Changes to Modules document.

This section describes change in the Modules document.

Event index space

The event index space indexes all imported and internally-defined events, assigning monotonically-increasing indices based on the order defined in the import and event sections. Thus, the index space starts at zero with imported events, followed by internally-defined events in the event section.

The event index space defines the (module) static version of runtine event tags. For event indices that are not imported/exported, the corresponding event tag is guaranteed to be unique over all loaded modules. Events that are imported or exported alias the respective events defined elsewhere, and use the same tag.

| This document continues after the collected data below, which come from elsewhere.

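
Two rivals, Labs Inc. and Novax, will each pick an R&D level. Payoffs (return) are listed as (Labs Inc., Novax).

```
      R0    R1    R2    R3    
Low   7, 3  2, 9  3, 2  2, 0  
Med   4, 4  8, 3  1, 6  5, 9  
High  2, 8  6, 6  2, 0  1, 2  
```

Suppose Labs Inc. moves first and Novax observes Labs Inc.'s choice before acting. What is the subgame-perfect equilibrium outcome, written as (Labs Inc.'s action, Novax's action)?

(Med, R3)

Work backward from Novax's decision.
- Low: Novax compares 3, 9, 2, 0 and picks R1; Labs Inc. would get 2.
- Med: Novax compares 4, 3, 6, 9 and picks R3; Labs Inc. would get 5.
- High: Novax compares 8, 6, 0, 2 and picks R0; Labs Inc. would get 2.
Maximizing over 2, 5, 2, Labs Inc. chooses Med. Subgame-perfect outcome: (Med, R3) with payoffs (5, 9).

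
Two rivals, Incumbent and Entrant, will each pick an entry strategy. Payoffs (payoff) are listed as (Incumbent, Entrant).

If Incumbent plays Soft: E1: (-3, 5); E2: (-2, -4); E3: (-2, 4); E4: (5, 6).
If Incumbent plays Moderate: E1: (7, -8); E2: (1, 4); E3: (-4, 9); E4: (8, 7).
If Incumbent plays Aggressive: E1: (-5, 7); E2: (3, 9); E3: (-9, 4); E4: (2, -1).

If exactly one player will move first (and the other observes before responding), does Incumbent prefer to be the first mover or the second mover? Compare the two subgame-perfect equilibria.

first

If Incumbent leads: Entrant's best replies are Soft→E4, Moderate→E3, Aggressive→E2; Incumbent's induced payoffs 5, -4, 3; outcome (Soft, E4), payoffs (5, 6).
If Entrant leads: Incumbent's best replies are E1→Moderate, E2→Aggressive, E3→Soft, E4→Moderate; Entrant's induced payoffs -8, 9, 4, 7; outcome (Aggressive, E2), payoffs (3, 9).
Incumbent gets 5 moving first and 3 moving second, so Incumbent prefers to move first.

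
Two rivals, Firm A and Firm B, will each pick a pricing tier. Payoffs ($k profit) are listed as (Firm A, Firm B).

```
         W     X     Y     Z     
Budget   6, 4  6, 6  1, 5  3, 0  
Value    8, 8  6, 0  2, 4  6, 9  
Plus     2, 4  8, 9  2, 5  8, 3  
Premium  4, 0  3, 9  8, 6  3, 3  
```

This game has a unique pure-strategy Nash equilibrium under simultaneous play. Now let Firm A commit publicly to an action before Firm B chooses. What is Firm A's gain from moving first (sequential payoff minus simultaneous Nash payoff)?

0

Solve by backward induction (Firm A leads).
- Budget: Firm B compares 4, 6, 5, 0 and picks X; Firm A would get 6.
- Value: Firm B compares 8, 0, 4, 9 and picks Z; Firm A would get 6.
- Plus: Firm B compares 4, 9, 5, 3 and picks X; Firm A would get 8.
- Premium: Firm B compares 0, 9, 6, 3 and picks X; Firm A would get 3.
Firm A's induced payoffs are 6, 6, 8, 3, so Firm A commits to Plus. Subgame-perfect outcome: (Plus, X) with payoffs (8, 9).
Under simultaneous play:
Firm A's best replies: W→Value; X→Plus; Y→Premium; Z→Plus.
Firm B's best replies: Budget→X; Value→Z; Plus→X; Premium→X.
Only (Plus, X) has each player best-responding; Nash payoffs (8, 9).
Firm A's commitment gain: 8 − 8 = 0.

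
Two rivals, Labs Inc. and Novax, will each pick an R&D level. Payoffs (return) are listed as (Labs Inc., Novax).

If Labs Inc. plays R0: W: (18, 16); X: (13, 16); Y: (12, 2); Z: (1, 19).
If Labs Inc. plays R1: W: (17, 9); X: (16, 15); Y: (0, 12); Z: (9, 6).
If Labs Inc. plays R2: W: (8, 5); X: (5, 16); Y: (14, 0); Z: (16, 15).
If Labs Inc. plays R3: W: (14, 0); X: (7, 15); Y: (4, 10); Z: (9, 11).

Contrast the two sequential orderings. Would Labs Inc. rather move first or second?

If Labs Inc. leads: Novax's best replies are R0→Z, R1→X, R2→X, R3→X; Labs Inc.'s induced payoffs 1, 16, 5, 7; outcome (R1, X), payoffs (16, 15).
If Novax leads: Labs Inc.'s best replies are W→R0, X→R1, Y→R2, Z→R2; Novax's induced payoffs 16, 15, 0, 15; outcome (R0, W), payoffs (18, 16).
Labs Inc. gets 16 moving first and 18 moving second, so Labs Inc. prefers to move second.

second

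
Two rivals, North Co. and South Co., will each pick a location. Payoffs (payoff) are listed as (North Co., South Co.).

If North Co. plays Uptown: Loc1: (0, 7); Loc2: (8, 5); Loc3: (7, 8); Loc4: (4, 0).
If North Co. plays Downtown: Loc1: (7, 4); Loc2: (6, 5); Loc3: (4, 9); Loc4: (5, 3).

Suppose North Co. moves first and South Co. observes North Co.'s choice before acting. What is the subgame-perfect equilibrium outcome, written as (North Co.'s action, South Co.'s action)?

Work backward from South Co.'s decision.
- Uptown → South Co. plays Loc3 (best of 7, 5, 8, 0); North Co. gets 7.
- Downtown → South Co. plays Loc3 (best of 4, 5, 9, 3); North Co. gets 4.
North Co.'s induced payoffs are 7, 4, so North Co. commits to Uptown. Subgame-perfect outcome: (Uptown, Loc3) with payoffs (7, 8).

(Uptown, Loc3)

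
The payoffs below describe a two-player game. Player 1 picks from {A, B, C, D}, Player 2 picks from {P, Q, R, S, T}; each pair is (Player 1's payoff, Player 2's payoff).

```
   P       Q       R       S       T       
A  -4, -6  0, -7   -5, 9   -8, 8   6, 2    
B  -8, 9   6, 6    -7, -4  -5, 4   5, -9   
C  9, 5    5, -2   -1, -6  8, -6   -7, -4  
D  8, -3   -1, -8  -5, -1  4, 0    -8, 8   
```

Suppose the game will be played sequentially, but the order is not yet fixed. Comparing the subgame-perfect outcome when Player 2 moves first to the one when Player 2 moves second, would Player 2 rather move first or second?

If Player 1 leads: Player 2's best replies are A→R, B→P, C→P, D→T; Player 1's induced payoffs -5, -8, 9, -8; outcome (C, P), payoffs (9, 5).
If Player 2 leads: Player 1's best replies are P→C, Q→B, R→C, S→C, T→A; Player 2's induced payoffs 5, 6, -6, -6, 2; outcome (B, Q), payoffs (6, 6).
Player 2 gets 6 moving first and 5 moving second, so Player 2 prefers to move first.

first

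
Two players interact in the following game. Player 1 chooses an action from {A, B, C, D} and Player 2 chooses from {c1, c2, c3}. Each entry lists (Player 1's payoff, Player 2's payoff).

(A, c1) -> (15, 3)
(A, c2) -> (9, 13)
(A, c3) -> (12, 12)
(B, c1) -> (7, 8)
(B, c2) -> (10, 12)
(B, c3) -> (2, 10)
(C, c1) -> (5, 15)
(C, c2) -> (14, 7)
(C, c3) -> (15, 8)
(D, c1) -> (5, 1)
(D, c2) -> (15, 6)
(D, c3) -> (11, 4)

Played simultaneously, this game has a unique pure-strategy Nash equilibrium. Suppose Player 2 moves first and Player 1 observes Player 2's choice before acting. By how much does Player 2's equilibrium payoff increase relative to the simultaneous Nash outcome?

2

Work backward from Player 1's decision.
- c1: Player 1 compares 15, 7, 5, 5 and picks A; Player 2 would get 3.
- c2: Player 1 compares 9, 10, 14, 15 and picks D; Player 2 would get 6.
- c3: Player 1 compares 12, 2, 15, 11 and picks C; Player 2 would get 8.
Among 3, 6, 8, the best is 8 at c3. Subgame-perfect outcome: (C, c3) with payoffs (15, 8).
Now find the simultaneous Nash equilibrium.
Player 1's best replies: c1→A; c2→D; c3→C.
Player 2's best replies: A→c2; B→c2; C→c1; D→c2.
Only (D, c2) has each player best-responding; Nash payoffs (15, 6).
Player 2's commitment gain: 8 − 6 = 2.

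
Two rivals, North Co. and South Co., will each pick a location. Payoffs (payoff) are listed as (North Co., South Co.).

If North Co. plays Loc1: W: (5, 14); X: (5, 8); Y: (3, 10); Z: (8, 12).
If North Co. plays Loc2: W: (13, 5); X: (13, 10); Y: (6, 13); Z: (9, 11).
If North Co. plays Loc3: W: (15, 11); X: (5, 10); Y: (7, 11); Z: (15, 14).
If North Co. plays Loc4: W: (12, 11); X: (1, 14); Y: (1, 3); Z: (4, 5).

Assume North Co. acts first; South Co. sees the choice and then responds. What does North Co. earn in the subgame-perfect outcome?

Work backward from South Co.'s decision.
- Loc1 → South Co. plays W (best of 14, 8, 10, 12); North Co. gets 5.
- Loc2 → South Co. plays Y (best of 5, 10, 13, 11); North Co. gets 6.
- Loc3 → South Co. plays Z (best of 11, 10, 11, 14); North Co. gets 15.
- Loc4 → South Co. plays X (best of 11, 14, 3, 5); North Co. gets 1.
Maximizing over 5, 6, 15, 1, North Co. chooses Loc3. Subgame-perfect outcome: (Loc3, Z) with payoffs (15, 14).

15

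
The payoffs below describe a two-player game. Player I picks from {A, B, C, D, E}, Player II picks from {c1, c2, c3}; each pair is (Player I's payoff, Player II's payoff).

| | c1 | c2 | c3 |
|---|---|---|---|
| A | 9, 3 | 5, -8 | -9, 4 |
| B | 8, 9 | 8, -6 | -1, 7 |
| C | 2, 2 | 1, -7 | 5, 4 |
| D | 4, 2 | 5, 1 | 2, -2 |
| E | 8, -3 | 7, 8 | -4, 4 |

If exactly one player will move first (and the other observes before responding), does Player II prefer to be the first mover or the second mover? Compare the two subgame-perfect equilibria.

second

If Player I leads: Player II's best replies are A→c3, B→c1, C→c3, D→c1, E→c2; Player I's induced payoffs -9, 8, 5, 4, 7; outcome (B, c1), payoffs (8, 9).
If Player II leads: Player I's best replies are c1→A, c2→B, c3→C; Player II's induced payoffs 3, -6, 4; outcome (C, c3), payoffs (5, 4).
Player II gets 4 moving first and 9 moving second, so Player II prefers to move second.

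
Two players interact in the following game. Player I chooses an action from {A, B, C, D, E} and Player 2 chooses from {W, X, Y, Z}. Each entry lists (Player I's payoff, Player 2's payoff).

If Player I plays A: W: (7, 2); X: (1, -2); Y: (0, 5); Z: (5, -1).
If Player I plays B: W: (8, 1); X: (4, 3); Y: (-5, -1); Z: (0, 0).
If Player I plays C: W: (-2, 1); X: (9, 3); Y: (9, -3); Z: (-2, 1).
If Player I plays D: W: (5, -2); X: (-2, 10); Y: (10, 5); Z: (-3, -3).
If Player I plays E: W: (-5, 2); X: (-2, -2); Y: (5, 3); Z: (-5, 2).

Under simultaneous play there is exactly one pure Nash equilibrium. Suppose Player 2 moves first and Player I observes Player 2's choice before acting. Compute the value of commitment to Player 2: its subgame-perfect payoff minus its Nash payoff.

Solve by backward induction (Player 2 leads).
- W: BR = B, leader payoff 1.
- X: BR = C, leader payoff 3.
- Y: BR = D, leader payoff 5.
- Z: BR = A, leader payoff -1.
Player 2's induced payoffs are 1, 3, 5, -1, so Player 2 commits to Y. Subgame-perfect outcome: (D, Y) with payoffs (10, 5).
Under simultaneous play:
Player I's best replies: W→B; X→C; Y→D; Z→A.
Player 2's best replies: A→Y; B→X; C→X; D→X; E→Y.
Only (C, X) has each player best-responding; Nash payoffs (9, 3).
Player 2's commitment gain: 5 − 3 = 2.

2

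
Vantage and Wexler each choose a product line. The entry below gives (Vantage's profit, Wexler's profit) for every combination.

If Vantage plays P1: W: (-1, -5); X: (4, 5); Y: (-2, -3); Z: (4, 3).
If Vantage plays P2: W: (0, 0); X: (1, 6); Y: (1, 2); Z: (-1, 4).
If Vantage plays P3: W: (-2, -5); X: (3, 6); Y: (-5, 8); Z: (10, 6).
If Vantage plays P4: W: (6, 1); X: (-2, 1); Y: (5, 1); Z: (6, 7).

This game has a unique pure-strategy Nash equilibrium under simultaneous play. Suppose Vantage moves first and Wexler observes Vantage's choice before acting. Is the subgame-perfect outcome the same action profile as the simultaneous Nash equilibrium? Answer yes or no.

Wexler best-responds to each possible Vantage move:
- P1 → Wexler plays X (best of -5, 5, -3, 3); Vantage gets 4.
- P2 → Wexler plays X (best of 0, 6, 2, 4); Vantage gets 1.
- P3 → Wexler plays Y (best of -5, 6, 8, 6); Vantage gets -5.
- P4 → Wexler plays Z (best of 1, 1, 1, 7); Vantage gets 6.
Vantage's induced payoffs are 4, 1, -5, 6, so Vantage commits to P4. Subgame-perfect outcome: (P4, Z) with payoffs (6, 7).
Now find the simultaneous Nash equilibrium.
Vantage's best replies: W→P4; X→P1; Y→P4; Z→P3.
Wexler's best replies: P1→X; P2→X; P3→Y; P4→Z.
The unique mutual best reply is (P1, X), giving (4, 5).
Sequential outcome (P4, Z) differs from the Nash profile (P1, X).

no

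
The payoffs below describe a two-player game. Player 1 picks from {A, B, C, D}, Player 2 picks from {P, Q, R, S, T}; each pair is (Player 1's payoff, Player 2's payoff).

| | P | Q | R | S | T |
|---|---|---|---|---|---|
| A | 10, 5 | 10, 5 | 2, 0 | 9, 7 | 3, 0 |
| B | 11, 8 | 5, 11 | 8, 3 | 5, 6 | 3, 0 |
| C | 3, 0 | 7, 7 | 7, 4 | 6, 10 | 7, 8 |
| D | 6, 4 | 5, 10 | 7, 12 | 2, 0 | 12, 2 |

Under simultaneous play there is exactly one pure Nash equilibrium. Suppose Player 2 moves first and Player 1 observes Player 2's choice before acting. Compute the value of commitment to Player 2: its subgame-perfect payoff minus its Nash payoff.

1

Player 1 best-responds to each possible Player 2 move:
- P: BR = B, leader payoff 8.
- Q: BR = A, leader payoff 5.
- R: BR = B, leader payoff 3.
- S: BR = A, leader payoff 7.
- T: BR = D, leader payoff 2.
Player 2's induced payoffs are 8, 5, 3, 7, 2, so Player 2 commits to P. Subgame-perfect outcome: (B, P) with payoffs (11, 8).
Now find the simultaneous Nash equilibrium.
Player 1's best replies: P→B; Q→A; R→B; S→A; T→D.
Player 2's best replies: A→S; B→Q; C→S; D→R.
Only (A, S) has each player best-responding; Nash payoffs (9, 7).
Player 2's commitment gain: 8 − 7 = 1.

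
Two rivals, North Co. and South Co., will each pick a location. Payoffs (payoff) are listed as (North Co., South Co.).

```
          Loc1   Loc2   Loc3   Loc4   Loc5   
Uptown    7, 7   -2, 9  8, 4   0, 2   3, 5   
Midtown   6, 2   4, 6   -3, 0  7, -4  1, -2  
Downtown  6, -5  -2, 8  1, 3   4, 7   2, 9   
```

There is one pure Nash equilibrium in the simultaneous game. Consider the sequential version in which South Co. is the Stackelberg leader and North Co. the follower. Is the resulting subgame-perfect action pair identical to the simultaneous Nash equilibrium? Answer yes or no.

no

Work backward from North Co.'s decision.
- Loc1: North Co. compares 7, 6, 6 and picks Uptown; South Co. would get 7.
- Loc2: North Co. compares -2, 4, -2 and picks Midtown; South Co. would get 6.
- Loc3: North Co. compares 8, -3, 1 and picks Uptown; South Co. would get 4.
- Loc4: North Co. compares 0, 7, 4 and picks Midtown; South Co. would get -4.
- Loc5: North Co. compares 3, 1, 2 and picks Uptown; South Co. would get 5.
South Co.'s induced payoffs are 7, 6, 4, -4, 5, so South Co. commits to Loc1. Subgame-perfect outcome: (Uptown, Loc1) with payoffs (7, 7).
For the simultaneous game, intersect best replies.
North Co.'s best replies: Loc1→Uptown; Loc2→Midtown; Loc3→Uptown; Loc4→Midtown; Loc5→Uptown.
South Co.'s best replies: Uptown→Loc2; Midtown→Loc2; Downtown→Loc5.
The unique mutual best reply is (Midtown, Loc2), giving (4, 6).
Sequential outcome (Uptown, Loc1) differs from the Nash profile (Midtown, Loc2).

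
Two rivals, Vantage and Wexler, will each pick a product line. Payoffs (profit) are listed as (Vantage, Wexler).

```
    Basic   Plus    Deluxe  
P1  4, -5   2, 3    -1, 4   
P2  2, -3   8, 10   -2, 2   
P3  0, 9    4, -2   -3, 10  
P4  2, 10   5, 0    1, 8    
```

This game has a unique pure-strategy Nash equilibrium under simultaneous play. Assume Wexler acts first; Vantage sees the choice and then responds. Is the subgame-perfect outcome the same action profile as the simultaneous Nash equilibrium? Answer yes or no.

yes

Vantage best-responds to each possible Wexler move:
- Basic: Vantage compares 4, 2, 0, 2 and picks P1; Wexler would get -5.
- Plus: Vantage compares 2, 8, 4, 5 and picks P2; Wexler would get 10.
- Deluxe: Vantage compares -1, -2, -3, 1 and picks P4; Wexler would get 8.
Among -5, 10, 8, the best is 10 at Plus. Subgame-perfect outcome: (P2, Plus) with payoffs (8, 10).
Now find the simultaneous Nash equilibrium.
Vantage's best replies: Basic→P1; Plus→P2; Deluxe→P4.
Wexler's best replies: P1→Deluxe; P2→Plus; P3→Deluxe; P4→Basic.
Only (P2, Plus) has each player best-responding; Nash payoffs (8, 10).
Sequential outcome (P2, Plus) coincides with the Nash profile (P2, Plus).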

Changes to the binary model

This section describes changes in the binary encoding design document.

Data Types

except_ref

An exception reference points to an exception.

Language Types

Opcode Type constructor
-0x18 except_ref

value_type

A varint7 indicating a value_type is extended to include except_ref as encoded above.

Other Types

event_type

The set of event attributes are:

Name Value
Exception 0

Each event type has the fields:

Field Type Description
attribute varuint32 The attribute of the event.
type varuint32 The type index for its corresponding type signature
external_kind

A single-byte unsigned integer indicating the kind of definition being imported or defined:

Module structure

High-level structure

A new event section is introduced and is named event. If included, it must appear after immediately after the global section.

Event section

The section section is the named section 'event'. The event section declares a list of event types as follows:

Field Type Description
count varuint32 count of the number of events to follow
type except_type* The definitions of the event types
Import section

The import section is extended to include event definitions by extending an import_entry as follows:

If the kind is Event:

Field Type Description
type event_type the event being imported
Export section

The export section is extended to reference event types by extending an export_entry as follows:

If the kind is Event:

Field Type Description
index varuint32 the index into the corresponding event index space
Name section

The set of known values for name_type of a name section is extended as follows:

Name Type Code Description
Function 1 Assigns names to functions
Local 2 Assigns names to locals in functions
Event 3 Assigns names to event types
Event names

The event names subsection is a name_map which assigns names to a subset of the event indices (Used for both imports and module-defined).

Control flow operators

The control flow operators are extended to define try blocks, catch blocks, throws, and rethrows as follows:

Name Opcode Immediates Description
try 0x06 sig : block_type begins a block which can handle thrown exceptions
catch 0x07 begins the catch block of the try block
throw 0x08 index : varint32 Creates an exception defined by the exception indexand then throws it
rethrow 0x09 Pops the except_ref on top of the stack and throws it
if_except 0x0a index : varuint32, sig : block_type Begin exception data extraction if exception on stack was created using the corresponding exception index

The sig fields of block, if, try and if_except operators are block signatures which describe their use of the operand stack.